En dos semanas, la verja de Gibraltar será desmantelada, poniendo fin a décadas de controles fronterizos que afectaban a los trabajadores transfronterizos.
Gibraltar, 28 jun (EFE).- En aproximadamente dos semanas, la verja que separa Gibraltar de España será desmantelada. La estructura, instalada hace más de cien años, será retirada, lo que pondrá fin a las demoras que experimentaban los trabajadores que se desplazan diariamente desde España al territorio británico. Según fuentes oficiales, las colas solían extenderse hasta cuatro horas.
La eliminación de la verja fue posible tras las negociaciones entre el Reino Unido y España, este último miembro de la Unión Europea, luego del brexit, proceso que implicó la salida del Reino Unido del bloque comunitario.
Unos 15.000 trabajadores transfronterizos, de los cuales aproximadamente el 80 % son españoles, cruzan la frontera cada día. Roberto, recepcionista de un hotel en Gibraltar, declaró a EFE que “tienen el sentimiento de que ha caído otro muro” y señaló que el derribo de la verja presenta múltiples ventajas. No obstante, expresó su preocupación por un posible aumento en los precios de la vivienda en La Línea de la Concepción, localidad fronteriza en la provincia de Cádiz, y sus alrededores.
Carmen, trabajadora española en una licorería y venta de tabaco, afirmó que la nueva situación genera cierta incertidumbre, pero consideró que “solo el hecho de atravesar la frontera sin control de pasaportes es un gran alivio”. En tono de broma, comentó: “Un Franco (Francisco, el dictador) la cerró y otro Franco (Juan, alcalde actual de La Línea) la va a quitar. Viva Franco”. El alcalde promovió la contratación de una empresa local para retirar la verja.
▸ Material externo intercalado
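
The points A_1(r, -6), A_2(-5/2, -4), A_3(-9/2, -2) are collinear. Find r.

-1/2

The three points are collinear iff det[A_1A_2; A_1A_3] = 0.
This determinant is linear in r: (-2)r + (-1) = 0, so r = -1/2.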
Las principales fuentes de ingresos de Gibraltar son el turismo, el bunkering (suministro de combustible en puerto o alta mar), los servicios financieros y las sedes de empresas de juegos de azar en línea.
Elías, propietario de una joyería en la calle principal de Gibraltar, sostuvo que la subida de impuestos no será un problema. Afirmó que la presión impositiva será similar, pero consideró que se compensará con una mayor afluencia de personas.
La inseguridad es un efecto colateral que preocupa a los gibraltareños. Perder la seguridad actual para los más de 38.000 residentes es uno de los temores ante la caída de la verja. El ministro principal de Gibraltar, Fabian Picardo, atribuyó esa sensación al efecto “jaula” en el que vivieron durante años, pero indicó que el gobierno gibraltareño está preparado y realizó una inversión significativa en seguridad. Actualmente, la única cárcel en Gibraltar alberga a unos quince presos; quienes cometen delitos graves son trasladados al Reino Unido.